Не всегда военно–политические победители навязывают свой язык побежденным: иногда они сами становятся в отношении языка «побежденными». Так, в истории Франции известно франкское завоевание, но франки (германцы), завоевав латино–галль–скую провинцию, потеряли свой язык и дали только некоторые слова побежденному народу (в основном собственные имена, начиная с названия страны: Франция), сами же «офранцузились» по языку; так же было и со скандинавами–норманнами, завладевшими северной Францией и принявшими язык и обычаи французов, но и сами французы–норманны, завоевав Британские острова (XI в.) и образовав феодальную верхушку Англии, в результате скрещивания потеряли свой язык; победил язык англосаксонский, правда, принявший множество слов, обозначающих «надстроечные» политические, культурные и бытовые явления из французского языка (например, revolution, social, government, art; beef, mutton как названия кушаний и т. п.). Аналогично Франции Болгария получила свое название от тюрков–булгар, завоевавших славянские племена на Балканах, но утративших свой язык благодаря скрещиванию.
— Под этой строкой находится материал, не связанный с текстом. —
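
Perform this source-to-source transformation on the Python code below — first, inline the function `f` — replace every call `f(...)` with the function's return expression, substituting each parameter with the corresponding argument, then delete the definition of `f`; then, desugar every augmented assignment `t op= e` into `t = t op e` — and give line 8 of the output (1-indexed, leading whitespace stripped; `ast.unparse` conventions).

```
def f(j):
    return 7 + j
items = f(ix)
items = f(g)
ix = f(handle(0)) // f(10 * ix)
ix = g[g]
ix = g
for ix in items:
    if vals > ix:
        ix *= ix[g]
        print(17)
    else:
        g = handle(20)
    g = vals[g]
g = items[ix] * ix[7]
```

Transformed code:
items = 7 + ix
items = 7 + g
ix = (7 + handle(0)) // (7 + 10 * ix)
ix = g[g]
ix = g
for ix in items:
    if vals > ix:
        ix = ix * ix[g]
        print(17)
    else:
        g = handle(20)
    g = vals[g]
g = items[ix] * ix[7]

ix = ix * ix[g]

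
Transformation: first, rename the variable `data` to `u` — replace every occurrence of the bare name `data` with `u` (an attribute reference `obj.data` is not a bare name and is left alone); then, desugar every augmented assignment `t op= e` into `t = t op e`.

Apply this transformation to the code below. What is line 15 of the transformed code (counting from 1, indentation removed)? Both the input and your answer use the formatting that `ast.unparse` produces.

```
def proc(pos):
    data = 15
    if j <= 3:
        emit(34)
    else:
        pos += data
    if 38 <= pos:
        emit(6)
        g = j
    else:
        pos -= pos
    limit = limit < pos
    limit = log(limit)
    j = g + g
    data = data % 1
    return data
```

u = u % 1

Transformed code:
def proc(pos):
    u = 15
    if j <= 3:
        emit(34)
    else:
        pos = pos + u
    if 38 <= pos:
        emit(6)
        g = j
    else:
        pos = pos - pos
    limit = limit < pos
    limit = log(limit)
    j = g + g
    u = u % 1
    return u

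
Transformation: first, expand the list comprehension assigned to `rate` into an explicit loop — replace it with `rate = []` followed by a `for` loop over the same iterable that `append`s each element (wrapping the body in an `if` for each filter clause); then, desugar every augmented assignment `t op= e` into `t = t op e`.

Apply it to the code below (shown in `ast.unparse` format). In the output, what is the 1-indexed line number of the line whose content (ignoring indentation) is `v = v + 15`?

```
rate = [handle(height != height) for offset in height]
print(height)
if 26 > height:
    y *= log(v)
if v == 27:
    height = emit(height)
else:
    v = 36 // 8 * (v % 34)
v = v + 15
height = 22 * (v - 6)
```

Transformed code:
rate = []
for offset in height:
    rate.append(handle(height != height))
print(height)
if 26 > height:
    y = y * log(v)
if v == 27:
    height = emit(height)
else:
    v = 36 // 8 * (v % 34)
v = v + 15
height = 22 * (v - 6)

11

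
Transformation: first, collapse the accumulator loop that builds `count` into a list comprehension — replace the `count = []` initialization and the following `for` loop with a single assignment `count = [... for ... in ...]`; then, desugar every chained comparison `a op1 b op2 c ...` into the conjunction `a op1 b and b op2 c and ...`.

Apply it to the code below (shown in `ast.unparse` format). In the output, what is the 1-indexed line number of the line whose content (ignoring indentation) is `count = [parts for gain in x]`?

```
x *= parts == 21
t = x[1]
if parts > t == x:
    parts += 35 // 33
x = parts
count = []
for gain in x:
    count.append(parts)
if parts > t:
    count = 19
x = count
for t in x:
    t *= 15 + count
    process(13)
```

6

Transformed code:
x *= parts == 21
t = x[1]
if parts > t and t == x:
    parts += 35 // 33
x = parts
count = [parts for gain in x]
if parts > t:
    count = 19
x = count
for t in x:
    t *= 15 + count
    process(13)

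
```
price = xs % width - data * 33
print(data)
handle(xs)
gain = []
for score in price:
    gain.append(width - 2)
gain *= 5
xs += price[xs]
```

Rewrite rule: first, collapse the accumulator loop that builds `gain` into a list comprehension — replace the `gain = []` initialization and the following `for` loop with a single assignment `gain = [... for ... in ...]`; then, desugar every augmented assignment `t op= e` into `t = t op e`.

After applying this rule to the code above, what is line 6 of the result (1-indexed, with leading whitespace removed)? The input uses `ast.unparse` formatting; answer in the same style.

xs = xs + price[xs]

Transformed code:
price = xs % width - data * 33
print(data)
handle(xs)
gain = [width - 2 for score in price]
gain = gain * 5
xs = xs + price[xs]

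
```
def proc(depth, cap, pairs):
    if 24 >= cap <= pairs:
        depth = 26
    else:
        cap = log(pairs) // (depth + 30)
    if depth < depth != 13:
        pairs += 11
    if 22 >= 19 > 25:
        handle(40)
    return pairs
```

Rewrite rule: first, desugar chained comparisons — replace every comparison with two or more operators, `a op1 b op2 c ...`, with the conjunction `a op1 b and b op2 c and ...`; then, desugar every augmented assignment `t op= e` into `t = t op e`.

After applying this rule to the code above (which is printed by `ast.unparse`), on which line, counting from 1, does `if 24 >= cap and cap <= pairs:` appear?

2

Transformed code:
def proc(depth, cap, pairs):
    if 24 >= cap and cap <= pairs:
        depth = 26
    else:
        cap = log(pairs) // (depth + 30)
    if depth < depth and depth != 13:
        pairs = pairs + 11
    if 22 >= 19 and 19 > 25:
        handle(40)
    return pairs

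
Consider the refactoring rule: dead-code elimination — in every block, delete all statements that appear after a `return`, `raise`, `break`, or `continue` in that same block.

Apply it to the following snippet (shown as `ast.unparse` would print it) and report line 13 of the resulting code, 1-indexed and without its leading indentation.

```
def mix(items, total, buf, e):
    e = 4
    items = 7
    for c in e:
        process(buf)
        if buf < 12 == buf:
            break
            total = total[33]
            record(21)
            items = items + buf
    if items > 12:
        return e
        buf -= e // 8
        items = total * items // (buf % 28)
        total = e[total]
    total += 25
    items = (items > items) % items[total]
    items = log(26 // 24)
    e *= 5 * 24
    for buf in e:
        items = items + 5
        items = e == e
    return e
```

e *= 5 * 24

Transformed code:
def mix(items, total, buf, e):
    e = 4
    items = 7
    for c in e:
        process(buf)
        if buf < 12 == buf:
            break
    if items > 12:
        return e
    total += 25
    items = (items > items) % items[total]
    items = log(26 // 24)
    e *= 5 * 24
    for buf in e:
        items = items + 5
        items = e == e
    return e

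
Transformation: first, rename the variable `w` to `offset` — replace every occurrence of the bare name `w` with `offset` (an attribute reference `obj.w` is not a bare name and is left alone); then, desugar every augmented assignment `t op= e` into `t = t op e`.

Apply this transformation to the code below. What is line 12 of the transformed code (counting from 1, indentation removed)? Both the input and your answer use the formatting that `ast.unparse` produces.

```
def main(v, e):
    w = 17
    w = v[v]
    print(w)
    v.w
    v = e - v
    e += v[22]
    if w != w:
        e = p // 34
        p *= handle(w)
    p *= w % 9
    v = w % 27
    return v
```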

Приведенные выше примеры скрещиваний иллюстрируют указанные положения. В случаях скрещивания различают два понятия: субстрат и суперстрат . И субстрат и суперстрат – это элементы побежденного языка в языке–победителе, но так как побежденным может быть и тот язык, «на который накладывается другой язык», и тот язык, «который накладывается на другой язык и сам в нем растворяется», то можно различать эти два явления. В случае латино–галльского скрещения галльские элементы будут во французском языке субстратом, в случае же булгаро–славянского скрещения булгарские элементы в болгарском языке будут суперстратом.
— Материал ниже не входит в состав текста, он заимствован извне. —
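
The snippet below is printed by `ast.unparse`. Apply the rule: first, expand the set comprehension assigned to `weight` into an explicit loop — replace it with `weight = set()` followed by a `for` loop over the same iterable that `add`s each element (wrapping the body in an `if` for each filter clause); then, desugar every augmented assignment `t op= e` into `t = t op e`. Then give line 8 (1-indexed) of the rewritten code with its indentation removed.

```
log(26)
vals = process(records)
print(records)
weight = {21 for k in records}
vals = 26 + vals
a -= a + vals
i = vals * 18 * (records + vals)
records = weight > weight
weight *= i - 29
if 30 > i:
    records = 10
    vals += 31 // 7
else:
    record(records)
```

Transformed code:
log(26)
vals = process(records)
print(records)
weight = set()
for k in records:
    weight.add(21)
vals = 26 + vals
a = a - (a + vals)
i = vals * 18 * (records + vals)
records = weight > weight
weight = weight * (i - 29)
if 30 > i:
    records = 10
    vals = vals + 31 // 7
else:
    record(records)

a = a - (a + vals)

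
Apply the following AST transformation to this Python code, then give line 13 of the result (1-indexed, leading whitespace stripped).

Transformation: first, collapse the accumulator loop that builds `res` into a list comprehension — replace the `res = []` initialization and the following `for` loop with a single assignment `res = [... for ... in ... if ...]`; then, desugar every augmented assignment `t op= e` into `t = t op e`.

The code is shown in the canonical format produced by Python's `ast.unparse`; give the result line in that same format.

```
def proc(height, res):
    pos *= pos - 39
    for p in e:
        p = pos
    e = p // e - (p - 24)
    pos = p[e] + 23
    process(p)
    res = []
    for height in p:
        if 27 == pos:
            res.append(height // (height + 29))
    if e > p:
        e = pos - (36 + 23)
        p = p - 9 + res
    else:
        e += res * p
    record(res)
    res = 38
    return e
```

e = e + res * p

Transformed code:
def proc(height, res):
    pos = pos * (pos - 39)
    for p in e:
        p = pos
    e = p // e - (p - 24)
    pos = p[e] + 23
    process(p)
    res = [height // (height + 29) for height in p if 27 == pos]
    if e > p:
        e = pos - (36 + 23)
        p = p - 9 + res
    else:
        e = e + res * p
    record(res)
    res = 38
    return e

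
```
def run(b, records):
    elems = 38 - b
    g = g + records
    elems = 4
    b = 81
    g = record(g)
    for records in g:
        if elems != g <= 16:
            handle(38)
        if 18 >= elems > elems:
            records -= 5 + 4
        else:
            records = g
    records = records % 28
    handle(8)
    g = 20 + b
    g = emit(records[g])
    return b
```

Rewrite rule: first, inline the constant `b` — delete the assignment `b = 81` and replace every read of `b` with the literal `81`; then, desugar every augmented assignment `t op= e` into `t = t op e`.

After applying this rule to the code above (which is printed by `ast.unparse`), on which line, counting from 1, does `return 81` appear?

Transformed code:
def run(b, records):
    elems = 38 - 81
    g = g + records
    elems = 4
    g = record(g)
    for records in g:
        if elems != g <= 16:
            handle(38)
        if 18 >= elems > elems:
            records = records - (5 + 4)
        else:
            records = g
    records = records % 28
    handle(8)
    g = 20 + 81
    g = emit(records[g])
    return 81

17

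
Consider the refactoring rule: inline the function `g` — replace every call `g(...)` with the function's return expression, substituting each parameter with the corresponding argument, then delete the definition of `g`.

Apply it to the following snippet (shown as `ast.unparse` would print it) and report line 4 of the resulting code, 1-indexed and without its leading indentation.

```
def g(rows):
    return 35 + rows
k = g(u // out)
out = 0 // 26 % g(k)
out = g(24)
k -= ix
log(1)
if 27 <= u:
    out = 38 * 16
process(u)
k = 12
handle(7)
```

k -= ix

Transformed code:
k = 35 + u // out
out = 0 // 26 % (35 + k)
out = 35 + 24
k -= ix
log(1)
if 27 <= u:
    out = 38 * 16
process(u)
k = 12
handle(7)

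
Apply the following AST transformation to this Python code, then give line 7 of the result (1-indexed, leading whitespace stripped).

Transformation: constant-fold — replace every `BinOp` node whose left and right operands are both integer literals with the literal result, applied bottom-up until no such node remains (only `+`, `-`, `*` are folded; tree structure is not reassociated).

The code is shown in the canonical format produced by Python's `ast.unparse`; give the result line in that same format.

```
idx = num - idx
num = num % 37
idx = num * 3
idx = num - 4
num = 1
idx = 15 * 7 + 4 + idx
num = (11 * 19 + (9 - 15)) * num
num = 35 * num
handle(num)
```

Transformed code:
idx = num - idx
num = num % 37
idx = num * 3
idx = num - 4
num = 1
idx = 109 + idx
num = 203 * num
num = 35 * num
handle(num)

num = 203 * num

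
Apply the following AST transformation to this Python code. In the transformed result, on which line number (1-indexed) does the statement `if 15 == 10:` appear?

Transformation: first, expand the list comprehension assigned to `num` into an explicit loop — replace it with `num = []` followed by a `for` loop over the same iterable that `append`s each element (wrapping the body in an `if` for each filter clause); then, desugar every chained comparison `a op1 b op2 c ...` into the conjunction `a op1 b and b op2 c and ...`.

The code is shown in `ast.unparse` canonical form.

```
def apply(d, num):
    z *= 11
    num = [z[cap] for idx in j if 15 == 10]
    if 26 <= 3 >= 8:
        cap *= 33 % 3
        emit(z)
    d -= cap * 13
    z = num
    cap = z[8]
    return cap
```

5

Transformed code:
def apply(d, num):
    z *= 11
    num = []
    for idx in j:
        if 15 == 10:
            num.append(z[cap])
    if 26 <= 3 and 3 >= 8:
        cap *= 33 % 3
        emit(z)
    d -= cap * 13
    z = num
    cap = z[8]
    return cap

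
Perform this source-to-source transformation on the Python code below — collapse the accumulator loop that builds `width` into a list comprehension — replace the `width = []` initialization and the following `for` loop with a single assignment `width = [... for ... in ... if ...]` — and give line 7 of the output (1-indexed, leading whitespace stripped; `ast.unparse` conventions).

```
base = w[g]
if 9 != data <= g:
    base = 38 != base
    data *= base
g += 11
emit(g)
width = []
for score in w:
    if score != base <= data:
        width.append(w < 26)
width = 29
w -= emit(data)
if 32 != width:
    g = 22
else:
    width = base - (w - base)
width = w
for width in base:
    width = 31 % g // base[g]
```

width = [w < 26 for score in w if score != base <= data]

Transformed code:
base = w[g]
if 9 != data <= g:
    base = 38 != base
    data *= base
g += 11
emit(g)
width = [w < 26 for score in w if score != base <= data]
width = 29
w -= emit(data)
if 32 != width:
    g = 22
else:
    width = base - (w - base)
width = w
for width in base:
    width = 31 % g // base[g]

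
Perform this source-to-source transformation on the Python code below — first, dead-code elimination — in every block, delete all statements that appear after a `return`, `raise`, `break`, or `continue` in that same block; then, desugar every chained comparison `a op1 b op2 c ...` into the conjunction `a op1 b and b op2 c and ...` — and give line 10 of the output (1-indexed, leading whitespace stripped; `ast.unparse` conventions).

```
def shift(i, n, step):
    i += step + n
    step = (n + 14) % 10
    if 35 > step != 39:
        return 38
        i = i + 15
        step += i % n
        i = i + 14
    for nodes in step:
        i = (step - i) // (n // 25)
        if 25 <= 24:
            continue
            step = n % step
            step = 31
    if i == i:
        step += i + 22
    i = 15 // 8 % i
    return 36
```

if i == i:

Transformed code:
def shift(i, n, step):
    i += step + n
    step = (n + 14) % 10
    if 35 > step and step != 39:
        return 38
    for nodes in step:
        i = (step - i) // (n // 25)
        if 25 <= 24:
            continue
    if i == i:
        step += i + 22
    i = 15 // 8 % i
    return 36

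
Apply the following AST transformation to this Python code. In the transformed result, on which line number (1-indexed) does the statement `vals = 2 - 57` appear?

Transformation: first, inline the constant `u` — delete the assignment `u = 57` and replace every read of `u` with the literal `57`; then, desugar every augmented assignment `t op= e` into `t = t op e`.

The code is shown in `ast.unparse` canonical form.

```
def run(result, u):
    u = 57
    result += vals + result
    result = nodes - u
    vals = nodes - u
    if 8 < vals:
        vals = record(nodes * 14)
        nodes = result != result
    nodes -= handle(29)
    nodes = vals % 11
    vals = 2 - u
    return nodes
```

10

Transformed code:
def run(result, u):
    result = result + (vals + result)
    result = nodes - 57
    vals = nodes - 57
    if 8 < vals:
        vals = record(nodes * 14)
        nodes = result != result
    nodes = nodes - handle(29)
    nodes = vals % 11
    vals = 2 - 57
    return nodes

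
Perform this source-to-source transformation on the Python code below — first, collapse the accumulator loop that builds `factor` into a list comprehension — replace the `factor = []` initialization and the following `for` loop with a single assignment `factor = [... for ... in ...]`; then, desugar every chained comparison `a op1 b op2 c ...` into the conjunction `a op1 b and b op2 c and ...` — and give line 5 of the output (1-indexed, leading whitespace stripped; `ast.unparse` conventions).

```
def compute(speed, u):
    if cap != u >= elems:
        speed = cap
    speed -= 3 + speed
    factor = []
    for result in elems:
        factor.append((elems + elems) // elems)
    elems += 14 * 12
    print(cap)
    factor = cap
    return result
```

factor = [(elems + elems) // elems for result in elems]

Transformed code:
def compute(speed, u):
    if cap != u and u >= elems:
        speed = cap
    speed -= 3 + speed
    factor = [(elems + elems) // elems for result in elems]
    elems += 14 * 12
    print(cap)
    factor = cap
    return result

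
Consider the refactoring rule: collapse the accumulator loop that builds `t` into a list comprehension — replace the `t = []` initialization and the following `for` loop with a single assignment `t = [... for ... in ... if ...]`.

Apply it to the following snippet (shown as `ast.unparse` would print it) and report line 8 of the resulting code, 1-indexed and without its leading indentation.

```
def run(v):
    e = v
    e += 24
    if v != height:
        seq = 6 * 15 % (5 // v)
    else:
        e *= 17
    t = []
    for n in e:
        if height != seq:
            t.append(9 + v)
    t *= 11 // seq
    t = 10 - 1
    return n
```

Transformed code:
def run(v):
    e = v
    e += 24
    if v != height:
        seq = 6 * 15 % (5 // v)
    else:
        e *= 17
    t = [9 + v for n in e if height != seq]
    t *= 11 // seq
    t = 10 - 1
    return n

t = [9 + v for n in e if height != seq]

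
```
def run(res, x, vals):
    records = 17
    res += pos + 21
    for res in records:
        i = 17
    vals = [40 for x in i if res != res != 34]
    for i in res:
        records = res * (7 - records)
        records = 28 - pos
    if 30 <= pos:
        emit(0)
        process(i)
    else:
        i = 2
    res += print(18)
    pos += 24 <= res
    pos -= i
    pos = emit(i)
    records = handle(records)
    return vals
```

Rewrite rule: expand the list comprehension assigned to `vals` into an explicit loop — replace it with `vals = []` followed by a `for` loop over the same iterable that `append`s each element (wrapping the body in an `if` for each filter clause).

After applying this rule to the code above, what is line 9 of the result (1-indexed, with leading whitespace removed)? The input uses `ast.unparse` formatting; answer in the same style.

vals.append(40)

Transformed code:
def run(res, x, vals):
    records = 17
    res += pos + 21
    for res in records:
        i = 17
    vals = []
    for x in i:
        if res != res != 34:
            vals.append(40)
    for i in res:
        records = res * (7 - records)
        records = 28 - pos
    if 30 <= pos:
        emit(0)
        process(i)
    else:
        i = 2
    res += print(18)
    pos += 24 <= res
    pos -= i
    pos = emit(i)
    records = handle(records)
    return vals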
Ни в коем случае нельзя факты заимствования лексики причислять к субстрату. Это явление иного порядка, при котором строй языка и даже его основной фонд лексики не меняются.

Если же иноязычные факты проявляются в фонетике и грамматике, то это будут факты подлинного субстрата (суперстрата).

Так, большое передвижение гласных (great vowel shift) в английском языке скорее всего обязано датскому и, возможно, французскому суперстрату.

Таковы же субституции (подмены) звуков латинского языка «иберийцами» на территории нынешней Испании, например субституция j через [х] (латинские i = [j] в Julius и в испанскому j [х] в Julio и т. п.). Таких примеров можно привести сколько угодно из области развития тех языков, где имело место субстратное влияние.

Итак, то, что можно и должно называть субстратом в лингвистическом смысле, – это изменения, связанные с серьезными перерождениями в структуре языка–победителя, когда носители побежденного языка вносят в принятый ими язык свой «акцент», т. е. подменяют неизвестные звуки и непривычные сочетания звуков своими привычными и переосмысливают слова с их морфологическим составом и их значениями по навыкам своего языка.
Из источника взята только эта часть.